For some, this makes biomedical research untrustworthy. For others, the fact that a result with p =.1 is not considered reliable means that important correlations are not being reported to the public, with possibly serious consequences. There are cases when scientists hold research to higher (or lower) standards of demonstrating statistical significance, and certainly stronger or weaker correlations are remarked upon in the literature. However, no matter how you conduct the research there is always a small possibility that you observed an association in the sample population when there really isn’t really one in the larger population that the study subjects were chosen to represent. For the sake of having a standard of some kind, scientists have agreed on p =.05.
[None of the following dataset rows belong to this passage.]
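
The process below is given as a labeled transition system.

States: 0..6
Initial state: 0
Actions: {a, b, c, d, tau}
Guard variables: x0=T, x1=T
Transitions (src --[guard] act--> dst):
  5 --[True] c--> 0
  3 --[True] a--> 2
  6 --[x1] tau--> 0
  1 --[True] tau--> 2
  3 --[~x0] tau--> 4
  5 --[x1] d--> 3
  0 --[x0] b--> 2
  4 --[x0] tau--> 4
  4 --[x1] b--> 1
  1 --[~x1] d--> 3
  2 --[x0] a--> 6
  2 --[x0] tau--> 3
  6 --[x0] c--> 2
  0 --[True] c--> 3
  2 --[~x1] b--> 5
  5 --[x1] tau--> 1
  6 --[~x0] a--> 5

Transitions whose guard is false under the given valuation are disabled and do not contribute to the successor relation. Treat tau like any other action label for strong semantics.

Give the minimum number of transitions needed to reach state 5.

Breadth-first toward 5:
  Layer 0: {0}
  Layer 1: {2,3}
  Layer 2: {6}
5 never appears.

Answer: UNREACHABLE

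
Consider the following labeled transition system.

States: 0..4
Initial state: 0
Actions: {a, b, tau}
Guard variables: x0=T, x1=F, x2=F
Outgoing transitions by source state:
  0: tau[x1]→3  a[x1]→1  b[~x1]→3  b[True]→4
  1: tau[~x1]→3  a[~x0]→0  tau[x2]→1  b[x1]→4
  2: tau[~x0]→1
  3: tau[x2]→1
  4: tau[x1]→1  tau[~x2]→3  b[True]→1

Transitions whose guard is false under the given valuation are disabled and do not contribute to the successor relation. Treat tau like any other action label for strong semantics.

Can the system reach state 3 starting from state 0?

Answer: REACHABLE

Trace:
5 transition(s) survive guard evaluation.
Layer 0: {0}
Layer 1: {3,4}  total {0,3,4}
Layer 2: {1}  total {0,1,3,4}
Reachable = {0,1,3,4}
witness 3: b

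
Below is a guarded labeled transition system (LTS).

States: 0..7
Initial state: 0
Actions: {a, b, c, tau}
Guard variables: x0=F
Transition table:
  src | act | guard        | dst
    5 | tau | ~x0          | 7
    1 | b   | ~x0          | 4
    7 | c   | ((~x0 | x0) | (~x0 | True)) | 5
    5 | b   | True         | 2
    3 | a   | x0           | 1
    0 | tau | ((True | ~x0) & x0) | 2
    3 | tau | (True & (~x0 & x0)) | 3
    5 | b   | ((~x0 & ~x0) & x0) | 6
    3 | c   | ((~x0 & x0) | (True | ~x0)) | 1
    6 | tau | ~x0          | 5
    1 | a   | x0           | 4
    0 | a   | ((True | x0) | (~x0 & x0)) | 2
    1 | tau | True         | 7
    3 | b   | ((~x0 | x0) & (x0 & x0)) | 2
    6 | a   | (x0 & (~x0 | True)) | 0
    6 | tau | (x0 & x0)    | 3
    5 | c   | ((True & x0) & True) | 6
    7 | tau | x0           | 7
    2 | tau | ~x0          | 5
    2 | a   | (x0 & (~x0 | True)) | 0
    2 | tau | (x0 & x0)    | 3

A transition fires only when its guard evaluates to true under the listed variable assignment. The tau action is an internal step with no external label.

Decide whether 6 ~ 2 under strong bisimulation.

Answer: BISIMILAR

Trace:
Compute ~ classes (split until stable):
  π0 = {{0,1,2,3,4,5,6,7}}
  π1 = {{0},{1,5},{2,6},{3,7},{4}}
  π2 = {{0},{1},{2,6},{3,7},{4},{5}}
  π3 = {{0},{1},{2,6},{3},{4},{5},{7}}
Fixed point at round 4; 7 class(es).
class of 6: {2,6}; class of 2: {2,6}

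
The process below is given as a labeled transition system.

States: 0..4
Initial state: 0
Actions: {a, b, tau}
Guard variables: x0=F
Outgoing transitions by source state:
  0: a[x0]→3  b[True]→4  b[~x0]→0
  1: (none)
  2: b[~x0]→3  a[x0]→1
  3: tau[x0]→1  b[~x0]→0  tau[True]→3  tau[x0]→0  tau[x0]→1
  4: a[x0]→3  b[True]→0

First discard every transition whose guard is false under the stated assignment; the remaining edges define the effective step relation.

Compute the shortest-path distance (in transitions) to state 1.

Layered search for 1:
  depth 0: {0}
  depth 1: {4}
1 never appears.

Answer: UNREACHABLE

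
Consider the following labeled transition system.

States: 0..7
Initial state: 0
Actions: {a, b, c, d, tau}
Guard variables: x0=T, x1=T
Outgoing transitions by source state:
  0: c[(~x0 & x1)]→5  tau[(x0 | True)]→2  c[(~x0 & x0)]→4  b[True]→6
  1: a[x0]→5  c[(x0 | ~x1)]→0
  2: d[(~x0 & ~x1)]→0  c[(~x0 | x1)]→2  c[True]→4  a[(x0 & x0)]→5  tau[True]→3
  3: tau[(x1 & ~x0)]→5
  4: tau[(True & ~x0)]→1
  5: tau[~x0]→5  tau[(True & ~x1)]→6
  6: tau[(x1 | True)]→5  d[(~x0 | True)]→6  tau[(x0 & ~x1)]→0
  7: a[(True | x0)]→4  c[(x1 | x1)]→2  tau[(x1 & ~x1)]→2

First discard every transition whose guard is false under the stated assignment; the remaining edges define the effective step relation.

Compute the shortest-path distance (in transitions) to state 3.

Breadth-first toward 3:
  Layer 0: {0}
  Layer 1: {2,6}
  Layer 2: {3,4,5}
first hit 3 at d=2 via tau·tau

Answer: 2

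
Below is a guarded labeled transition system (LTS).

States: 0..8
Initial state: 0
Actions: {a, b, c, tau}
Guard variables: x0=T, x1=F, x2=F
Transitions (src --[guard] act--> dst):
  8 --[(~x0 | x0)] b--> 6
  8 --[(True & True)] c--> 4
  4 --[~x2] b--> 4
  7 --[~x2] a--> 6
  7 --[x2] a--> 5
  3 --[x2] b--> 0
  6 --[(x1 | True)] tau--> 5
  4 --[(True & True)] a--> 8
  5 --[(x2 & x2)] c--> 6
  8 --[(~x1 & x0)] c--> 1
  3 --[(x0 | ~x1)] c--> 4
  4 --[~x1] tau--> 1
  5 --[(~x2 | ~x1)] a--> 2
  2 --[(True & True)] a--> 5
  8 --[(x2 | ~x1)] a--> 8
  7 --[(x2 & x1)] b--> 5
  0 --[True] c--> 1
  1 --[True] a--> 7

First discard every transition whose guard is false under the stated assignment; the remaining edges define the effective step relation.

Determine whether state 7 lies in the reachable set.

Answer: REACHABLE

Trace:
14 transition(s) survive guard evaluation.
L0 = {0}
L1 = {1}  total {0,1}
L2 = {7}  total {0,1,7}
L3 = {6}  total {0,1,6,7}
L4 = {5}  total {0,1,5,6,7}
L5 = {2}  total {0,1,2,5,6,7}
R = {0,1,2,5,6,7}
trace reaching 7: c·a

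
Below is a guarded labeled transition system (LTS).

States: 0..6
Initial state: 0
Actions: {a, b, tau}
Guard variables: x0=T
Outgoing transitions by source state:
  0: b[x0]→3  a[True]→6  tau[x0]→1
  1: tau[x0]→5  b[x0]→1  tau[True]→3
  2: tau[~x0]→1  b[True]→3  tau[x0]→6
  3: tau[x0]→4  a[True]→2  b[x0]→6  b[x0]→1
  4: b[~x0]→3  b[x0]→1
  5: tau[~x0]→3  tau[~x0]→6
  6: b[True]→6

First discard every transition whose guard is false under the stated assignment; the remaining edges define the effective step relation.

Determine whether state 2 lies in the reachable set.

14 transition(s) survive guard evaluation.
L0 = {0}
L1 = {1,3,6}  total {0,1,3,6}
L2 = {2,4,5}  total {0,1,2,3,4,5,6}
Reach set: {0,1,2,3,4,5,6}
Path to 2: b·a

Answer: REACHABLE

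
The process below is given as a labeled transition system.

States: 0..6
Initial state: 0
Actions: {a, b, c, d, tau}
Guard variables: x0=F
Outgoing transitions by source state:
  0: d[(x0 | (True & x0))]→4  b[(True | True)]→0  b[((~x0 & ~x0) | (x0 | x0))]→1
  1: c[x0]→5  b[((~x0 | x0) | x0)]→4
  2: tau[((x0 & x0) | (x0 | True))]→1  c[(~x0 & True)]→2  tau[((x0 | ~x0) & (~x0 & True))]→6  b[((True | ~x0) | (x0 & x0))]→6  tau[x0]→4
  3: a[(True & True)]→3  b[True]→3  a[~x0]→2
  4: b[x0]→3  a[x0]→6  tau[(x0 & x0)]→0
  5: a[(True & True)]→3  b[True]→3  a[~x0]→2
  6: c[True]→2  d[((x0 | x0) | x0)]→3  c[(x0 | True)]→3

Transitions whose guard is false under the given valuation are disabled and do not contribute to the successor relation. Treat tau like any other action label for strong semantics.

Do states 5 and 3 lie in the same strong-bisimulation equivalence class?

Answer: BISIMILAR

Analysis:
Bisimulation quotient by refinement:
  π0 = {{0,1,2,3,4,5,6}}
  π1 = {{0,1},{2},{3,5},{4},{6}}
  π2 = {{0},{1},{2},{3,5},{4},{6}}
6 equivalence class(es) (converged in 3)
class of 5: {3,5}; class of 3: {3,5}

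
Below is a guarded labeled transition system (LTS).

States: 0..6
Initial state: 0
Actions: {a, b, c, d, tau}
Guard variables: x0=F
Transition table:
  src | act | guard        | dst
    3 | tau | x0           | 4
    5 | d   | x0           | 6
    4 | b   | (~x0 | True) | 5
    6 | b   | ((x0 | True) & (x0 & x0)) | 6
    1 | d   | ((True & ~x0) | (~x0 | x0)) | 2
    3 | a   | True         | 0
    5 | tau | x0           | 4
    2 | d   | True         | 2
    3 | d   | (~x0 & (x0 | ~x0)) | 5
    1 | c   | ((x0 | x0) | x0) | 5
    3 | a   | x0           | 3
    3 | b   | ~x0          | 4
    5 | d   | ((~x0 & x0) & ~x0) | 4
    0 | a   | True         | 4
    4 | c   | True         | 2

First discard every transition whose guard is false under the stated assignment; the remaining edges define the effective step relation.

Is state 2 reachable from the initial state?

After dropping false guards: 8 live edges.
depth 0: {0}
depth 1: {4}  cumulative {0,4}
depth 2: {2,5}  cumulative {0,2,4,5}
Reachable = {0,2,4,5}
Path to 2: a·c

Answer: REACHABLE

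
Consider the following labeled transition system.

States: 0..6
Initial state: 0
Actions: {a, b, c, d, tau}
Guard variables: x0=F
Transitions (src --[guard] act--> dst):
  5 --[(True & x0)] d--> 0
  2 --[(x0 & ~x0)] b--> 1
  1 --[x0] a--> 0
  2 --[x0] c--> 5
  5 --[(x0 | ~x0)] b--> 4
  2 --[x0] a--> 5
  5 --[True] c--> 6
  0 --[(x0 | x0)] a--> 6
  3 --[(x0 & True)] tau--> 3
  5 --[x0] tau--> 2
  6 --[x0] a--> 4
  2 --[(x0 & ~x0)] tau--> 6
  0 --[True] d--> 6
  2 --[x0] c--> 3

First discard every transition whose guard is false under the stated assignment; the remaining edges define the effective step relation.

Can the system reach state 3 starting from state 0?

Answer: UNREACHABLE

Working:
Guard filter leaves 3 enabled edge(s).
Layer 0: {0}
Layer 1: {6}  total {0,6}
Reach set: {0,6}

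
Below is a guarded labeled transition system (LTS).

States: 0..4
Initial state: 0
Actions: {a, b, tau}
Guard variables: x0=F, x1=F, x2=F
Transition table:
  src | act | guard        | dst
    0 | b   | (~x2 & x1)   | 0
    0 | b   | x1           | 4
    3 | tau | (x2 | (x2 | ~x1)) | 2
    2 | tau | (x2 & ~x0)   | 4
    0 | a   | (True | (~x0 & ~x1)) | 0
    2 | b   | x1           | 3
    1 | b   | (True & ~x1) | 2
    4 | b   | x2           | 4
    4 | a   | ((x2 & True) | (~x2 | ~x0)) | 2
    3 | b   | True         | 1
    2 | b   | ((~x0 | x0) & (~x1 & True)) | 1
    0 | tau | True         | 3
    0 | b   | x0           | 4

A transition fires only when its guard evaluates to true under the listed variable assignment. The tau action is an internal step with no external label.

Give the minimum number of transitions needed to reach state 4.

BFS to 4:
  depth 0: {0}
  depth 1: {3}
  depth 2: {1,2}
4 never appears.

Answer: UNREACHABLE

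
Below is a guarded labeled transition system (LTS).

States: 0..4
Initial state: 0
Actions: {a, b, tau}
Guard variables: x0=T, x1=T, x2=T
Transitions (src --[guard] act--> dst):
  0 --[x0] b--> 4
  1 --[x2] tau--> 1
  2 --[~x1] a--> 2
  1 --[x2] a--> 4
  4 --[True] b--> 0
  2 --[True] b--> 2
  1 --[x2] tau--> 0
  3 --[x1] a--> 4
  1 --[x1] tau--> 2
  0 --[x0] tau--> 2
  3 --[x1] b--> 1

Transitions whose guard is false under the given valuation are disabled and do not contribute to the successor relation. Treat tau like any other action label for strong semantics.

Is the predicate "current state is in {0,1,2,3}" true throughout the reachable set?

Answer: INVARIANT VIOLATED at state 4

Trace:
Allowed set {0,1,2,3}
Reach set: {0,2,4}
  0: safe
  2: safe
  4: outside
witness against invariant: b → 4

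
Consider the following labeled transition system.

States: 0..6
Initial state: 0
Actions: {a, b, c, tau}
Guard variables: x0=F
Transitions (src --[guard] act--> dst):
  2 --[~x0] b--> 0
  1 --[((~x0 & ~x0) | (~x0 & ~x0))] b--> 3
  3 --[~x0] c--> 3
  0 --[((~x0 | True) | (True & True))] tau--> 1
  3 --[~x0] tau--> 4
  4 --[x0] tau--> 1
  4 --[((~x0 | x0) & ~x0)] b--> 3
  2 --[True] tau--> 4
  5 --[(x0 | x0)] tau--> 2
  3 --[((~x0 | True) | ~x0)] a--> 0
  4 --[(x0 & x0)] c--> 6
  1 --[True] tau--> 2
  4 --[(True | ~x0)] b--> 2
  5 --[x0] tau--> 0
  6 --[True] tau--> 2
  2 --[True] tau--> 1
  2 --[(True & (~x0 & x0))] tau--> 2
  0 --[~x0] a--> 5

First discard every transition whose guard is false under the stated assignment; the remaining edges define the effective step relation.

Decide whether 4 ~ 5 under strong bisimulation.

Answer: NOT BISIMILAR

Working:
Refine partition for ~:
  π0 = {{0,1,2,3,4,5,6}}
  π1 = {{0},{1,2},{3},{4},{5},{6}}
  π2 = {{0},{1},{2},{3},{4},{5},{6}}
7 equivalence class(es) (converged in 3)
[4]={4}  [5]={5}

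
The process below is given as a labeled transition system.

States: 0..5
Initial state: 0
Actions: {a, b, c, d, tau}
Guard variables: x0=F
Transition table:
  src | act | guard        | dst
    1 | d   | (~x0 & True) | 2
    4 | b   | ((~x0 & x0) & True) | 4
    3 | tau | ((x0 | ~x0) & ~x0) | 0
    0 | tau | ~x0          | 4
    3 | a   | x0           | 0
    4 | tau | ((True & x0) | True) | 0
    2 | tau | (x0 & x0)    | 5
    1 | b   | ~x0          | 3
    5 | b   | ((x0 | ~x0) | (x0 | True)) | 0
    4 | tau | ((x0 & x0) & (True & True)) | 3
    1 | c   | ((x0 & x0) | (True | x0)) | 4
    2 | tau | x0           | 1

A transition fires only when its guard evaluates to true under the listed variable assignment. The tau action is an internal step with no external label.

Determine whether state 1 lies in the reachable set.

7 transition(s) survive guard evaluation.
Layer 0: {0}
Layer 1: {4}  cumulative {0,4}
Reachable = {0,4}

Answer: UNREACHABLE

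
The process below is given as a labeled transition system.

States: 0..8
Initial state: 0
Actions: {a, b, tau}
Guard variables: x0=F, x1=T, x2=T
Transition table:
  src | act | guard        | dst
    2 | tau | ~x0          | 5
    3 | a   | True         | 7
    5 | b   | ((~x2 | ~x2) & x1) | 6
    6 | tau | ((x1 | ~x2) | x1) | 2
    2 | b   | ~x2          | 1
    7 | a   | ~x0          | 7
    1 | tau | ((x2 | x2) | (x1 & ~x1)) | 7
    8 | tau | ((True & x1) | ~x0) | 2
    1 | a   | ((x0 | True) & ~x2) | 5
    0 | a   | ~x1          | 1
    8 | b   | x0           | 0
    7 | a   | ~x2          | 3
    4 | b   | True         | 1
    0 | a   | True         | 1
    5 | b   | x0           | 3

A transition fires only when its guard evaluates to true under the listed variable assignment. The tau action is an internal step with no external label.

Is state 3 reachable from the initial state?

Answer: UNREACHABLE

Trace:
After dropping false guards: 8 live edges.
Layer 0: {0}
Layer 1: {1}  cumulative {0,1}
Layer 2: {7}  cumulative {0,1,7}
Reach set: {0,1,7}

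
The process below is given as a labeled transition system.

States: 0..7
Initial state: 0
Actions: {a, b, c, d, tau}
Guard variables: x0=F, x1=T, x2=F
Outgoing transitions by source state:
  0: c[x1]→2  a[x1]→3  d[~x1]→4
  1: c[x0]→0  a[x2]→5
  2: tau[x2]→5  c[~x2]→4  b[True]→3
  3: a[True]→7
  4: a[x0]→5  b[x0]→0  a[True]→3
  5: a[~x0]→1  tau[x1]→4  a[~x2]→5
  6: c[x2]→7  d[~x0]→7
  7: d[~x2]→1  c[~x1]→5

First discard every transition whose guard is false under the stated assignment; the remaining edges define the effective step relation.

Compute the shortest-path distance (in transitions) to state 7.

Answer: 2

Analysis:
Breadth-first toward 7:
  depth 0: {0}
  depth 1: {2,3}
  depth 2: {4,7}
depth(7)=2, e.g. a·a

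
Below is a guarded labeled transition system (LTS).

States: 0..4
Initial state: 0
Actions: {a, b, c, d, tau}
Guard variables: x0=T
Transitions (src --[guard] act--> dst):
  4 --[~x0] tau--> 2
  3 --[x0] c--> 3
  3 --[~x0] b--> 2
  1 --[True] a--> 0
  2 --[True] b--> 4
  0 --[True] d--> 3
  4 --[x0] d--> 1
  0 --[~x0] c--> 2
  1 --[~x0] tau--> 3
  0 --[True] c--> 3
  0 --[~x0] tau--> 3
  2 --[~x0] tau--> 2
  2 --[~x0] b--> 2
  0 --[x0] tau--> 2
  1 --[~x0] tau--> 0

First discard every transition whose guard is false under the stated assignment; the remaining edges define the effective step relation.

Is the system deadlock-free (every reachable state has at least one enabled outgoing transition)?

Reachable = {0,1,2,3,4}
  0: c→3  d→3  tau→2  [3 out]
  1: a→0  [1 out]
  2: b→4  [1 out]
  3: c→3  [1 out]
  4: d→1  [1 out]

Answer: DEADLOCK-FREE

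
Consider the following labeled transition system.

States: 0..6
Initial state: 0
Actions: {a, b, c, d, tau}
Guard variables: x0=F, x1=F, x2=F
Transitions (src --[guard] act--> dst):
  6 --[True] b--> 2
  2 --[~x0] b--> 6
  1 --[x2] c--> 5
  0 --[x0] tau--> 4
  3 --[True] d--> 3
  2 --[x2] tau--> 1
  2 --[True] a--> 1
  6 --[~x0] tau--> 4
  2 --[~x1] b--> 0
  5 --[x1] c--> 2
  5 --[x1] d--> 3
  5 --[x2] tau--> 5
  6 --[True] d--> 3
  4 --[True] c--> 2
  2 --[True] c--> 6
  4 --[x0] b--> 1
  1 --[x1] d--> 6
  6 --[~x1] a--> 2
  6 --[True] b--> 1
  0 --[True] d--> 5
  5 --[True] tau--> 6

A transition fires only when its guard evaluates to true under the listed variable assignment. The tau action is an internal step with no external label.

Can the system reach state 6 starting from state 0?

Guard filter leaves 13 enabled edge(s).
Layer 0: {0}
Layer 1: {5}  total {0,5}
Layer 2: {6}  total {0,5,6}
Layer 3: {1,2,3,4}  total {0,1,2,3,4,5,6}
Reach set: {0,1,2,3,4,5,6}
trace reaching 6: d·tau

Answer: REACHABLE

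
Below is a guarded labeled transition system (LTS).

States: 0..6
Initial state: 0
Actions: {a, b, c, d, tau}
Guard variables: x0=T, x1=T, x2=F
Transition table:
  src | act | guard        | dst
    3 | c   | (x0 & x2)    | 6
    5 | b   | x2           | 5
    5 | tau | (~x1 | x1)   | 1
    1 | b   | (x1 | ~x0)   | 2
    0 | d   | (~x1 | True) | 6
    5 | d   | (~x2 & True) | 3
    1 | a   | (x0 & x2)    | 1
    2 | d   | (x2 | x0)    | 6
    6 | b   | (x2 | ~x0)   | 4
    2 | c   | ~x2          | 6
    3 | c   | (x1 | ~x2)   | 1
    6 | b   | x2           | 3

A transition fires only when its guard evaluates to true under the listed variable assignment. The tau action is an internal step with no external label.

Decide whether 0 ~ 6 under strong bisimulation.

Answer: NOT BISIMILAR

Trace:
Bisimulation quotient by refinement:
  round 0: {{0,1,2,3,4,5,6}}
  round 1: {{0},{1},{2},{3},{4,6},{5}}
Fixed point at round 2; 6 class(es).
0∈{0}, 6∈{4,6}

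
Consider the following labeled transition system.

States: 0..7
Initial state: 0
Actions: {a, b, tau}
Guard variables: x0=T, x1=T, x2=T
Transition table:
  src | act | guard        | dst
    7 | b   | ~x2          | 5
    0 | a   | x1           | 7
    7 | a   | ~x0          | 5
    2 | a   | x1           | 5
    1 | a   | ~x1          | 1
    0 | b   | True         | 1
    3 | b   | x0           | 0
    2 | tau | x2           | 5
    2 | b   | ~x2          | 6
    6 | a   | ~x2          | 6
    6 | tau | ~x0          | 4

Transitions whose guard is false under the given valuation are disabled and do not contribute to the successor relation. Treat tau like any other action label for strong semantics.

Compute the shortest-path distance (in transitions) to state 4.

Answer: UNREACHABLE

Trace:
BFS to 4:
  Layer 0: {0}
  Layer 1: {1,7}
4 never appears.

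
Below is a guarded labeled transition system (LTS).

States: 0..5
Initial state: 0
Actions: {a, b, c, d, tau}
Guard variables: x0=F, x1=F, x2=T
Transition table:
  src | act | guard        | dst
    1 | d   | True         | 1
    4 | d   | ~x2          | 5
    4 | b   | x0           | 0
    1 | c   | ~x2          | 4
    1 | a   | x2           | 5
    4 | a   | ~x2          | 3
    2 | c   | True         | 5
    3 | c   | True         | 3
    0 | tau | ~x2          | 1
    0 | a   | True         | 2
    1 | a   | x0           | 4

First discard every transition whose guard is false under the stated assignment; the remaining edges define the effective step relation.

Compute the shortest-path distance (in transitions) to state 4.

Answer: UNREACHABLE

Analysis:
Layered search for 4:
  Layer 0: {0}
  Layer 1: {2}
  Layer 2: {5}
4 never appears.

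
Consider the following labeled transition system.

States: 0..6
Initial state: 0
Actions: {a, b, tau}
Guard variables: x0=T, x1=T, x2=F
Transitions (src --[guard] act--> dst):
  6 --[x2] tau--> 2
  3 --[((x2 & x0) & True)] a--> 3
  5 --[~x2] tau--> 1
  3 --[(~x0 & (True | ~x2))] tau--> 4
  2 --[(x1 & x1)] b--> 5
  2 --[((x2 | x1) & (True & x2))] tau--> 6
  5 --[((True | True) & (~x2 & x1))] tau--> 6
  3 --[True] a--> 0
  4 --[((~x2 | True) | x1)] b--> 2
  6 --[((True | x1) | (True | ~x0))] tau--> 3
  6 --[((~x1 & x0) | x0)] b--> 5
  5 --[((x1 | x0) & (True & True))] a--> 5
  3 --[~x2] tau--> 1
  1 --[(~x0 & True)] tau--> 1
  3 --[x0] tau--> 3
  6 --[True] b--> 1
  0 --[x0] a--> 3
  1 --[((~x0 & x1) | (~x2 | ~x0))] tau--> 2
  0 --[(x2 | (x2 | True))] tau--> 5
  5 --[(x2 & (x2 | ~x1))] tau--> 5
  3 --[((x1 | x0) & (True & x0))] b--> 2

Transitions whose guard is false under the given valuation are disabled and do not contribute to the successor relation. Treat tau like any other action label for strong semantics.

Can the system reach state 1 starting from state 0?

Guard filter leaves 15 enabled edge(s).
depth 0: {0}
depth 1: {3,5}  total {0,3,5}
depth 2: {1,2,6}  total {0,1,2,3,5,6}
Reachable = {0,1,2,3,5,6}
trace reaching 1: a·tau

Answer: REACHABLE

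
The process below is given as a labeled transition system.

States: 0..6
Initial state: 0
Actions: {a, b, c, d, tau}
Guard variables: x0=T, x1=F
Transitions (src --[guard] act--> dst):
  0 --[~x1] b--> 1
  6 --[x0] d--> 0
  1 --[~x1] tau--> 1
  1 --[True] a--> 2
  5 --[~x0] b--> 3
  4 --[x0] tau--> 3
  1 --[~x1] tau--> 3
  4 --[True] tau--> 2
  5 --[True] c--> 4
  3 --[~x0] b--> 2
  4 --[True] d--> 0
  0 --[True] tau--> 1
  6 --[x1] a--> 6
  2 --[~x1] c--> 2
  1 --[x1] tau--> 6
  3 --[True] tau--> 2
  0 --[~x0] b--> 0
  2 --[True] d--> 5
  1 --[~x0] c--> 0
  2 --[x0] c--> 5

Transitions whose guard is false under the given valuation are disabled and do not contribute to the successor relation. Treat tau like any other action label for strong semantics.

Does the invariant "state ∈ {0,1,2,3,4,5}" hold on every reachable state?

Safe = {0,1,2,3,4,5}
Reach set: {0,1,2,3,4,5}
  0: safe
  1: safe
  2: safe
  3: safe
  4: safe
  5: safe

Answer: INVARIANT HOLDS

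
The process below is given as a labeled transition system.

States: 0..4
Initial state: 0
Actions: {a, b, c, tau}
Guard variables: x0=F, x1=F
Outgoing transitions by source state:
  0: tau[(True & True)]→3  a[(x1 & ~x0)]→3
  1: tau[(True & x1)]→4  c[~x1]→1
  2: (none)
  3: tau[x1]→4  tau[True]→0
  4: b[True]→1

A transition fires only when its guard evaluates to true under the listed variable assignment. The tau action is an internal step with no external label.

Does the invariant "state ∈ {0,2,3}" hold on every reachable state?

Safe = {0,2,3}
Reachable = {0,3}
  0: safe
  3: safe

Answer: INVARIANT HOLDS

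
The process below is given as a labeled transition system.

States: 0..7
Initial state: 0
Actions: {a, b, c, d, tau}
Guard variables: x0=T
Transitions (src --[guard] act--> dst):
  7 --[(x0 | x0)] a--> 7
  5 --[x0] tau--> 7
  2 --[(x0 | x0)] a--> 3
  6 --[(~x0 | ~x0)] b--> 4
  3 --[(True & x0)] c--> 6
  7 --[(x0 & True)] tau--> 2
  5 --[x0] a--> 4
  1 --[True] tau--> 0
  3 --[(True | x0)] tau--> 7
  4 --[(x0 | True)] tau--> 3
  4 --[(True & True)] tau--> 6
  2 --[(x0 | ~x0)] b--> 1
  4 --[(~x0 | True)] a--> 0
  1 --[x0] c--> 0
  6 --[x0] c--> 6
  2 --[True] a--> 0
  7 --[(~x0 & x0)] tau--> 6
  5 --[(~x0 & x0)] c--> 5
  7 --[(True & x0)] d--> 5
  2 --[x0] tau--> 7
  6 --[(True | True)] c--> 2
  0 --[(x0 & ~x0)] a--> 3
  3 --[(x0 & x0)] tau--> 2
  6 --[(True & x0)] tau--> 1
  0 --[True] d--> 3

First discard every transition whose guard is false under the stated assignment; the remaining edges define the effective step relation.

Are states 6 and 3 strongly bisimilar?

Answer: NOT BISIMILAR

Trace:
Bisimulation quotient by refinement:
  P[0] = {{0,1,2,3,4,5,6,7}}
  P[1] = {{0},{1,3,6},{2},{4,5},{7}}
  P[2] = {{0},{1},{2},{3},{4},{5},{6},{7}}
stable after 3 split(s): 8 block(s)
[6]={6}  [3]={3}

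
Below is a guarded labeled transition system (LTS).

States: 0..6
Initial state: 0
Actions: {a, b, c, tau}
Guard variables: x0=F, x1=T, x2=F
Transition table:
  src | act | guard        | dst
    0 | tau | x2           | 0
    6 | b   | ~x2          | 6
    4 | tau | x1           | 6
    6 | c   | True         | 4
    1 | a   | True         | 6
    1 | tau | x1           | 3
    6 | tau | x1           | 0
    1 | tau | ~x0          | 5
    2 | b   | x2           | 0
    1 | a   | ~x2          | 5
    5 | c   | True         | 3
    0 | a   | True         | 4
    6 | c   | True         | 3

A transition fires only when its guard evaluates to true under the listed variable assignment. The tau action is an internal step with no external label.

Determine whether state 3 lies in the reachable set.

Answer: REACHABLE

Analysis:
11 transition(s) survive guard evaluation.
Layer 0: {0}
Layer 1: {4}  total {0,4}
Layer 2: {6}  total {0,4,6}
Layer 3: {3}  total {0,3,4,6}
Reachable = {0,3,4,6}
witness 3: a·tau·c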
A result that is statistically significant has more weight in the scientific community than one that is not. There is nonetheless a (small) possibility that the observation in the sample of participants does not reflect what would happen on the whole population, just by chance. This is one reason scientists keep their eyes open for other data that might discredit the earlier reported results. Similarly, even if a conjectured correlation has not been demonstrated to be statistically significant in a particular data set, the association nonetheless exists in the population as a whole. In both cases, additional studies can shed light on whether the results are spurious or descriptive.

Independent follow-up studies are crucial to science for exactly this reason. If a medicine is correlated with lowered heart attack rate in a sample of the population, we may have unluckily chosen a sample that does not reflect how the medicine would behave more generally. But if we take a second sample and we still see an impact, we are much less likely to see a spurious correlation twice in a row. Independent data sets and analysis greatly reduce the possibility that our sample does not represent the population it was chosen to represent.